Thailand did it and the country is still having lots of restrictions, where entertainment is concerned, and that is probably the reason why Thailand has been able to control the spread of the Coronavirus.
With a population of over 69 million, they have had (so far), a little over 25,000 cases, and 83 deaths, while we, with a population of around 21 million, have over 80,000 cases, and more than 450 deaths.
I’m not saying we should do away with entertainment – totally – but we need to follow a format, connected with the ‘new normal,’ where masks and social distancing are mandatory requirements at these venues. And, dancing, I believe, should be banned, at least temporarily, as one can’t maintain the required social distance, while on the dance floor, especially after drinks.
Police spokesman DIG Ajith Rohana keeps emphasising, on TV, radio, and in the newspapers, the need to adhere to the health regulations, now in force, and that those who fail to do so would be penalised.
He has also stated that plainclothes officers would move around to apprehend such offenders.
Perhaps, he should instruct his officers to pay surprise visits to some of these entertainment venues.
He would certainly have more than a bus load of offenders to be whisked off for PCR/Rapid Antigen tests!

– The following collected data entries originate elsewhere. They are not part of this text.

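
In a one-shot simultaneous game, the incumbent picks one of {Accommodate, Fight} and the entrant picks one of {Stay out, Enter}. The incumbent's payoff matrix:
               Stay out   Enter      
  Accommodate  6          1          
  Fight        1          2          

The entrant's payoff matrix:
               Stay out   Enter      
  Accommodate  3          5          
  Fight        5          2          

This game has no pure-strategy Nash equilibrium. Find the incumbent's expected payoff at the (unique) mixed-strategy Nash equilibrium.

11/6

The entrant's mix must leave the incumbent indifferent between Accommodate and Fight.
  the incumbent's expected payoff from Accommodate: q·6 + (1−q)·1 = 5q + 1
  the incumbent's expected payoff from Fight: q·1 + (1−q)·2 = -q + 2
  5q + 1 = -q + 2  ⇒  6q = 1  ⇒  q = 1/6.
At equilibrium the incumbent is indifferent across rows, so the incumbent's payoff equals the payoff from Accommodate: (1/6)·6 + (5/6)·1 = 11/6.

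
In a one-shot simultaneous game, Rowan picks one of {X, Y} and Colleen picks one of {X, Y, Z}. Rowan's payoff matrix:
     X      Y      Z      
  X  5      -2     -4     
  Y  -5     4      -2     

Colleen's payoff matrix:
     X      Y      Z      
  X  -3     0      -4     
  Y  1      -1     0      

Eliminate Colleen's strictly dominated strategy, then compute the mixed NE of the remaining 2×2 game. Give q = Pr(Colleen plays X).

q = 3/8

Colleen's strategy Z is strictly dominated by X: -3 > -4 and 1 > 0. Eliminate Z.
Rowan's indifference between X and Y determines Colleen's mixing probability q:
  Rowan's payoff to X: q·5 + (1−q)·(-2) = 7q - 2
  Rowan's payoff to Y: q·(-5) + (1−q)·4 = -9q + 4
  7q - 2 = -9q + 4  ⇒  16q = 6  ⇒  q = 3/8.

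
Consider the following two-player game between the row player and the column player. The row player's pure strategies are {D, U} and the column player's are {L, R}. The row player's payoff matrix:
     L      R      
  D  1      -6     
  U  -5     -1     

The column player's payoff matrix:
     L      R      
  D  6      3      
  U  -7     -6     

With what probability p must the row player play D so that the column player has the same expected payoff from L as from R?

p = 1/4

In a mixed equilibrium the column player is indifferent between L and R; this condition fixes p.
  the column player's payoff from L: p·6 + (1−p)·(-7) = 13p - 7
  the column player's payoff from R: p·3 + (1−p)·(-6) = 9p - 6
  13p - 7 = 9p - 6  ⇒  4p = 1  ⇒  p = 1/4.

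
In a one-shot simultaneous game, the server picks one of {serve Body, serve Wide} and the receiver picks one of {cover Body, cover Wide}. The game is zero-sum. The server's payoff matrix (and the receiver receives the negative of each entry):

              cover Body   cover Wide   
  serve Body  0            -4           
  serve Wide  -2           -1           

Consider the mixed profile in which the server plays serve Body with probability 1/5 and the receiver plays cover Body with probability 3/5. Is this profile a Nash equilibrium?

Check the receiver's indifference given the server's mix p = 1/5:
  payoff from cover Body = 8/5; payoff from cover Wide = 8/5 — equal.
Check the server's indifference given the receiver's mix q = 3/5:
  payoff from serve Body = -8/5; payoff from serve Wide = -8/5 — equal.
Both players are indifferent, so neither can profitably deviate.

Yes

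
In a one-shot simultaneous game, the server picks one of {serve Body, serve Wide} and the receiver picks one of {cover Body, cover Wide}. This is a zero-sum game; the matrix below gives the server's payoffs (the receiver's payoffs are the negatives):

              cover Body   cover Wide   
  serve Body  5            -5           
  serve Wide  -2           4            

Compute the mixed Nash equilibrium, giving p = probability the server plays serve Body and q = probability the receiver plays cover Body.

The receiver's indifference between cover Body and cover Wide determines the server's mixing probability p:
  the receiver's payoff to cover Body: p·(-5) + (1−p)·2 = -7p + 2
  the receiver's payoff to cover Wide: p·5 + (1−p)·(-4) = 9p - 4
  -7p + 2 = 9p - 4  ⇒  -16p = -6  ⇒  p = 3/8.
In a mixed equilibrium the server is indifferent between serve Body and serve Wide; this condition fixes q.
  the server's expected payoff from serve Body: q·5 + (1−q)·(-5) = 10q - 5
  the server's expected payoff from serve Wide: q·(-2) + (1−q)·4 = -6q + 4
  10q - 5 = -6q + 4  ⇒  16q = 9  ⇒  q = 9/16.

p = 3/8, q = 9/16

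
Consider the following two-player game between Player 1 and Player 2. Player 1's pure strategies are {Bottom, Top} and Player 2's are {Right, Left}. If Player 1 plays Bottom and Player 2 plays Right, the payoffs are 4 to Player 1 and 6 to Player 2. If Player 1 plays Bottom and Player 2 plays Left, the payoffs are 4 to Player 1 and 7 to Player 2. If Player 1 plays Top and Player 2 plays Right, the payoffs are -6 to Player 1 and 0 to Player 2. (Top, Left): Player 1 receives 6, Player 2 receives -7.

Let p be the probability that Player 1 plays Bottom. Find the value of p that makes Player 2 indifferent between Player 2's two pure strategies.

Player 1's mix must leave Player 2 indifferent between Right and Left.
  Player 2's payoff to Right: p·6 + (1−p)·0 = 6p
  Player 2's payoff to Left: p·7 + (1−p)·(-7) = 14p - 7
  6p = 14p - 7  ⇒  -8p = -7  ⇒  p = 7/8.

p = 7/8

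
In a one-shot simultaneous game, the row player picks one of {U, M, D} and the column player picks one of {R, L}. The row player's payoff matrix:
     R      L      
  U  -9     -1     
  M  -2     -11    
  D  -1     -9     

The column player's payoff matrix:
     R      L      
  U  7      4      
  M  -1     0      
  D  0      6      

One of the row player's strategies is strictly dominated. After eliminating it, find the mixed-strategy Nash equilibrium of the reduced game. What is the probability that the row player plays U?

The row player's strategy M is strictly dominated by D: -1 > -2 and -9 > -11. Eliminate M.
The row player's mix must leave the column player indifferent between R and L.
  the column player's payoff from R: p·7 + (1−p)·0 = 7p
  the column player's payoff from L: p·4 + (1−p)·6 = -2p + 6
  7p = -2p + 6  ⇒  9p = 6  ⇒  p = 2/3.

p = 2/3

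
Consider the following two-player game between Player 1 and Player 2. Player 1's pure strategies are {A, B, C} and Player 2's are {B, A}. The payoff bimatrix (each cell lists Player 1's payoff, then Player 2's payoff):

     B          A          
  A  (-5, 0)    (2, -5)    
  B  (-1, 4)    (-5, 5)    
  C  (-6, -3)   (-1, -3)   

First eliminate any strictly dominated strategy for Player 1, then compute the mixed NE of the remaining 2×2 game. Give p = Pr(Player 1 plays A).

Player 1's strategy C is strictly dominated by A: -5 > -6 and 2 > -1. Eliminate C.
In a mixed equilibrium Player 2 is indifferent between B and A; this condition fixes p.
  Player 2's expected payoff from B: p·0 + (1−p)·4 = -4p + 4
  Player 2's expected payoff from A: p·(-5) + (1−p)·5 = -10p + 5
  -4p + 4 = -10p + 5  ⇒  6p = 1  ⇒  p = 1/6.

p = 1/6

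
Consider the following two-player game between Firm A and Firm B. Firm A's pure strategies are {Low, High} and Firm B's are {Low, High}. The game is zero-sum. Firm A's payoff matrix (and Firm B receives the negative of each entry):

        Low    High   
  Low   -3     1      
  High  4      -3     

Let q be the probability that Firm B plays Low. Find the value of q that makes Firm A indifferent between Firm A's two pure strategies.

q = 4/11

Firm B's mix must leave Firm A indifferent between Low and High.
  Firm A's expected payoff from Low: q·(-3) + (1−q)·1 = -4q + 1
  Firm A's expected payoff from High: q·4 + (1−q)·(-3) = 7q - 3
  -4q + 1 = 7q - 3  ⇒  -11q = -4  ⇒  q = 4/11.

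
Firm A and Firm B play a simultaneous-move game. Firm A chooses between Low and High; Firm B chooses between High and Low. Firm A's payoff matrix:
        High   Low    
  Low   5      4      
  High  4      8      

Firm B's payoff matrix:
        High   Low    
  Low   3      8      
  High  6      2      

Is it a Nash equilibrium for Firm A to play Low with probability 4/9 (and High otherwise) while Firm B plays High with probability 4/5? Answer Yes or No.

Yes

Check Firm B's indifference given Firm A's mix p = 4/9:
  payoff from High = 14/3; payoff from Low = 14/3 — equal.
Check Firm A's indifference given Firm B's mix q = 4/5:
  payoff from Low = 24/5; payoff from High = 24/5 — equal.
Both players are indifferent, so neither can profitably deviate.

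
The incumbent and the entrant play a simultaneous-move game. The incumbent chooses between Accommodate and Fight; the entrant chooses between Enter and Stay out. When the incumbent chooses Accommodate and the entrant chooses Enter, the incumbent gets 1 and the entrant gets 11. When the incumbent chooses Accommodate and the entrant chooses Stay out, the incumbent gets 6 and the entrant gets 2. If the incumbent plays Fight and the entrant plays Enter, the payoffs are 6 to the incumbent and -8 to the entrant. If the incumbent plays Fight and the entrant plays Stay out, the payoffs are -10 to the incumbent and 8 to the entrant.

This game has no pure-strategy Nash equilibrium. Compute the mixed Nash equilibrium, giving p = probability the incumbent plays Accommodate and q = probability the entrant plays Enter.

p = 16/25, q = 16/21

In a mixed equilibrium the entrant is indifferent between Enter and Stay out; this condition fixes p.
  the entrant's payoff from Enter: p·11 + (1−p)·(-8) = 19p - 8
  the entrant's payoff from Stay out: p·2 + (1−p)·8 = -6p + 8
  19p - 8 = -6p + 8  ⇒  25p = 16  ⇒  p = 16/25.
The incumbent's indifference between Accommodate and Fight determines the entrant's mixing probability q:
  the incumbent's expected payoff from Accommodate: q·1 + (1−q)·6 = -5q + 6
  the incumbent's expected payoff from Fight: q·6 + (1−q)·(-10) = 16q - 10
  -5q + 6 = 16q - 10  ⇒  -21q = -16  ⇒  q = 16/21.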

I need to quote what Dr. H.T. Wickremasinghe said in his article, published in The Island of Tuesday, February 16th, 2021:
“…let me conclude, while emphasising the need to continue our general public health measures, such as wearing masks, social distancing, and avoiding crowded gatherings, to reduce the risk of contact with an infected person.
“There is no science to beat common sense.”
But…do some of our folks have this thing called COMMON SENSE!